I have over the past few months been writing about the decline in childbirths. According to a New York Times article by David Leonhardt, “A Population Bust,” the bust was not just confined to 2020. It is a decade-long phenomenon. As he writes, “The U.S. population grew by only 7.4 percent over the past decade, the smallest increase since the 1930s, the Census Bureau reported yesterday.”
Now that the economy is well on the way back, one would think that the birthrate would be increasing. It’s not.

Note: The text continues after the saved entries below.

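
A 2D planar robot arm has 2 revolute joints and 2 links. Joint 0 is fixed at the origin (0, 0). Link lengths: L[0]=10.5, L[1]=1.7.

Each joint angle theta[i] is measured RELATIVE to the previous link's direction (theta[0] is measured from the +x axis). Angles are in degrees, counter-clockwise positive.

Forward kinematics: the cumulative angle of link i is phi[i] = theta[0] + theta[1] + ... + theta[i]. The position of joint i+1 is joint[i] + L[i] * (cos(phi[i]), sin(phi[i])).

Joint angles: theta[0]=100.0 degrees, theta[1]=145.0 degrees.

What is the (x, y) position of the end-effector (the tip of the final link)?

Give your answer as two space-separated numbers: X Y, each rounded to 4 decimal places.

Answer: -2.5418 8.7998

Derivation:
joint[0] = (0.0000, 0.0000)  (base)
link 0: phi[0] = 100 = 100 deg
  cos(100 deg) = -0.1736, sin(100 deg) = 0.9848
  joint[1] = (0.0000, 0.0000) + 10.5 * (-0.1736, 0.9848) = (0.0000 + -1.8233, 0.0000 + 10.3405) = (-1.8233, 10.3405)
link 1: phi[1] = 100 + 145 = 245 deg
  cos(245 deg) = -0.4226, sin(245 deg) = -0.9063
  joint[2] = (-1.8233, 10.3405) + 1.7 * (-0.4226, -0.9063) = (-1.8233 + -0.7185, 10.3405 + -1.5407) = (-2.5418, 8.7998)
End effector: (-2.5418, 8.7998)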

Journalist, Claire Cain Miller, provides some answers in her New York Times article “Americans Are Having Fewer Babies. They Told Us Why.” According to Ms. Miller, it’s no longer the economy. It’s a personal choice. She writes:
Americans are having fewer babies. At first, researchers thought the declining fertility rate was because of the recession, but it kept falling even as the economy recovered. Now it has reached a record low for the second consecutive year… There’s a lot of concern about why today’s young adults aren’t having as many children. So we asked them.
Wanting more leisure time and personal freedom; not having a partner yet; not being able to afford child-care costs — these were the top reasons young adults gave for not wanting or not being sure they wanted children, according to a new survey conducted by Morning Consult for The New York Times.

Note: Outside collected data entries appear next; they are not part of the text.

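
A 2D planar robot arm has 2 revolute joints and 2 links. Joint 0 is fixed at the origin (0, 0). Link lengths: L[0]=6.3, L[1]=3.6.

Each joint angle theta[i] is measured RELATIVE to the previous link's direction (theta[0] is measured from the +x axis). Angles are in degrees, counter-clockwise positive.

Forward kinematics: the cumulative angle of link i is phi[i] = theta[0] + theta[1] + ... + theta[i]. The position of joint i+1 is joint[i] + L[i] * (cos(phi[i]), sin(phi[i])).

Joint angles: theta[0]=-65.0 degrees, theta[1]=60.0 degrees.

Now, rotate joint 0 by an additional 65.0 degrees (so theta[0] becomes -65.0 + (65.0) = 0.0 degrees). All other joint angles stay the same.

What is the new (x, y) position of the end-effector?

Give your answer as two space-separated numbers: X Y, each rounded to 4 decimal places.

joint[0] = (0.0000, 0.0000)  (base)
link 0: phi[0] = 0 = 0 deg
  cos(0 deg) = 1.0000, sin(0 deg) = 0.0000
  joint[1] = (0.0000, 0.0000) + 6.3 * (1.0000, 0.0000) = (0.0000 + 6.3000, 0.0000 + 0.0000) = (6.3000, 0.0000)
link 1: phi[1] = 0 + 60 = 60 deg
  cos(60 deg) = 0.5000, sin(60 deg) = 0.8660
  joint[2] = (6.3000, 0.0000) + 3.6 * (0.5000, 0.8660) = (6.3000 + 1.8000, 0.0000 + 3.1177) = (8.1000, 3.1177)
End effector: (8.1000, 3.1177)

Answer: 8.1000 3.1177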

Yet, when I review the graph Ms. Miller provides with her article, I find that the recession and economics are very much on people’s minds. The first, third, fourth, fifth, and sixth-highest ranked reasons are all about financial concerns.
There are indeed a number of non-financial causes. Yet, economic anxiety predominates, which means that birthrates should edge up once we are further into the recovery.
Yet, I see a warning for the toy industry in the continuing, long-term decline in births. We are in the midst of a protracted era of fewer children. Countries with educated populations and a high percentage of women in careers lead to potential parents limiting the number of babies they bring into the world.
It’s not just the birthrate. The U.S. is restricting legal immigration into the United States, limiting the growth in the child population.
What is the toy industry to do?
We begin by accepting that the days of a gusher of new child consumers every year will continue to decline. Not as precipitously as the last year but still by an uncomfortably large number.
The next step is to analyze which adults are having babies. Who are these new parents? Are they older? Are they more economically advantaged? Are they less worried about the economics of just getting by, and therefore more likely to have children?
The toy industry needs to take a hard look at where we fit into people’s lives. Better toys at higher retails, toys that remain in homes rather than adding ending up in landfills, that provide emotional and educational value, and an investment rather than a purchase may be how we maintain our levels of revenue and even exceed the past.
What are your thoughts?
Alway love it when you promote legacy over landfill toys. In my mind, it’s where it’s going. It’s not surprising that climate change factored in there around the middle of the stack of reasons. My two younger siblings are both foregoing children in part because of climate change.